Robert K.S. Wong, Ph.D., Distinguished Professor and Chair of Physiology and Pharmacology, asked a foundational question: What if prevailing leadership models exclude rather than elevate? He noted that academic medicine often defines leadership by assertiveness and self-promotion, which conflict with cultural values rooted in humility, collaboration, and group harmony. Institutions that reward only visible assertiveness may overlook professionals who lead through shared responsibility and team-based influence. Dr. Wong called for broader frameworks that reflect diverse leadership styles.
He also rejected viewing AAPI communities as a single entity. While aggregate data may suggest low suicide rates among Asian Americans, disaggregated data reveals disparities. Vietnamese American youth experience suicide at a rate of 10.57 per 100,000; Indian American youth show the lowest rate at 6.91 per 100,000. Critical differences remain hidden without subgroup data, and policies miss those in greatest need. For Dr. Wong, recognizing these distinctions is a scientific and moral necessity.
Subodh J. Saggi, M.D., MPH, Professor of Medicine and Program Director of Nephrology, extended this analysis to chronic disease. His work with Afro-Caribbean and South Asian populations shows how biological risk intersects with structural barriers, limited access to culturally tailored nutrition counseling, language discordance, and financial constraints. These factors influence diagnosis, adherence, and care outcomes. For Dr. Saggi, disaggregated research is both evidence-based practice and advocacy. It challenges institutional neglect and brings visibility to overlooked populations.

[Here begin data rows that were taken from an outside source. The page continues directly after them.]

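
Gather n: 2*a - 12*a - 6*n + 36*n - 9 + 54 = -10*a + 30*n + 45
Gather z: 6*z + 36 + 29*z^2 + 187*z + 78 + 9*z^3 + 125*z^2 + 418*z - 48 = 9*z^3 + 154*z^2 + 611*z + 66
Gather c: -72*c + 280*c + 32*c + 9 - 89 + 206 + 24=240*c + 150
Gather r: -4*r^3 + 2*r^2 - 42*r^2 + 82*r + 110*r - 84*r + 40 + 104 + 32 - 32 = -4*r^3 - 40*r^2 + 108*r + 144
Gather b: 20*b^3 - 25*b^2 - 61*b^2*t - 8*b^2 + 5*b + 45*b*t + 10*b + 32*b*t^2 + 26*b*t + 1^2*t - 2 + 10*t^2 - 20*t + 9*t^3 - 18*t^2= 20*b^3 + b^2*(-61*t - 33) + b*(32*t^2 + 71*t + 15) + 9*t^3 - 8*t^2 - 19*t - 2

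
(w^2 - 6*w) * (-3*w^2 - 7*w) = -3*w^4 + 11*w^3 + 42*w^2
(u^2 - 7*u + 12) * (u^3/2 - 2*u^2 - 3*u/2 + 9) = u^5/2 - 11*u^4/2 + 37*u^3/2 - 9*u^2/2 - 81*u + 108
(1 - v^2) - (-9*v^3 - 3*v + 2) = 9*v^3 - v^2 + 3*v - 1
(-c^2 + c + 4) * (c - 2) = -c^3 + 3*c^2 + 2*c - 8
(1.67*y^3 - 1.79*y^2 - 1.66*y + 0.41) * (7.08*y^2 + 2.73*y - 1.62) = 11.8236*y^5 - 8.1141*y^4 - 19.3449*y^3 + 1.2708*y^2 + 3.8085*y - 0.6642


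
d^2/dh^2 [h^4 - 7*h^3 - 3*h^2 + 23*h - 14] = 12*h^2 - 42*h - 6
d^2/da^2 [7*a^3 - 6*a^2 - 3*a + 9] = 42*a - 12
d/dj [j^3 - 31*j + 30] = 3*j^2 - 31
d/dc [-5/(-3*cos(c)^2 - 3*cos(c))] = 5*(sin(c)/cos(c)^2 + 2*tan(c))/(3*(cos(c) + 1)^2)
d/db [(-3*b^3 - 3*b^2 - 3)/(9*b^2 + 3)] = b*(-3*b^3 - 3*b + 4)/(9*b^4 + 6*b^2 + 1)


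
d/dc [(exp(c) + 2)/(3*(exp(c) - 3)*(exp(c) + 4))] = (-exp(2*c) - 4*exp(c) - 14)*exp(c)/(3*(exp(4*c) + 2*exp(3*c) - 23*exp(2*c) - 24*exp(c) + 144))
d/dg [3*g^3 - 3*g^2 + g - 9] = 9*g^2 - 6*g + 1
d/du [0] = 0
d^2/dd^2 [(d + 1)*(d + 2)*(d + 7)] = 6*d + 20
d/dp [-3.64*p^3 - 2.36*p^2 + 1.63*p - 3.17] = -10.92*p^2 - 4.72*p + 1.63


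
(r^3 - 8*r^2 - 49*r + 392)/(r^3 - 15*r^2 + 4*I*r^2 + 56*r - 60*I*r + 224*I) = (r + 7)/(r + 4*I)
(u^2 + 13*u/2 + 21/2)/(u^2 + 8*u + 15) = (u + 7/2)/(u + 5)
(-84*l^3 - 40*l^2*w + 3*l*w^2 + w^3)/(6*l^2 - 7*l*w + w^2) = (14*l^2 + 9*l*w + w^2)/(-l + w)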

Tina Kim, MSPH, Deputy Commissioner for the New York State Department of Health’s Office of Health Equity and Human Rights, described how her office integrates equity into state contracts and programs. Still, she warned that seemingly neutral policies, such as hiring criteria based on dominant communication styles or individual achievement, can exclude qualified candidates and reinforce structural bias.
Panelists addressed a central contradiction: AAPI professionals are overrepresented in training pipelines yet underrepresented in leadership. Their presence in medical schools and residencies contrasts their absence from deanships, department chairs, and policymaking roles. This disparity suggests that barriers to advancement differ from barriers to access.
The model minority stereotype intensifies these challenges. It presents success as a given yet pressures individuals to remain silent about exclusion. Institutional change requires more than visibility; it requires advocacy, solidarity, and accountability.
The panel affirmed Downstate’s commitment to inclusive leadership development. Advancing equity involves mentoring that honors cultural context, producing research that reflects community complexity, and designing leadership pathways that welcome multiple expressions of excellence.
The path forward requires recognizing AAPI diversity as an institutional strength. Disaggregated data must inform decision-making. Culturally responsive practices must guide care. Inclusive leadership models must reflect the broad range of voices, values, and visions that AAPI professionals bring to academic medicine.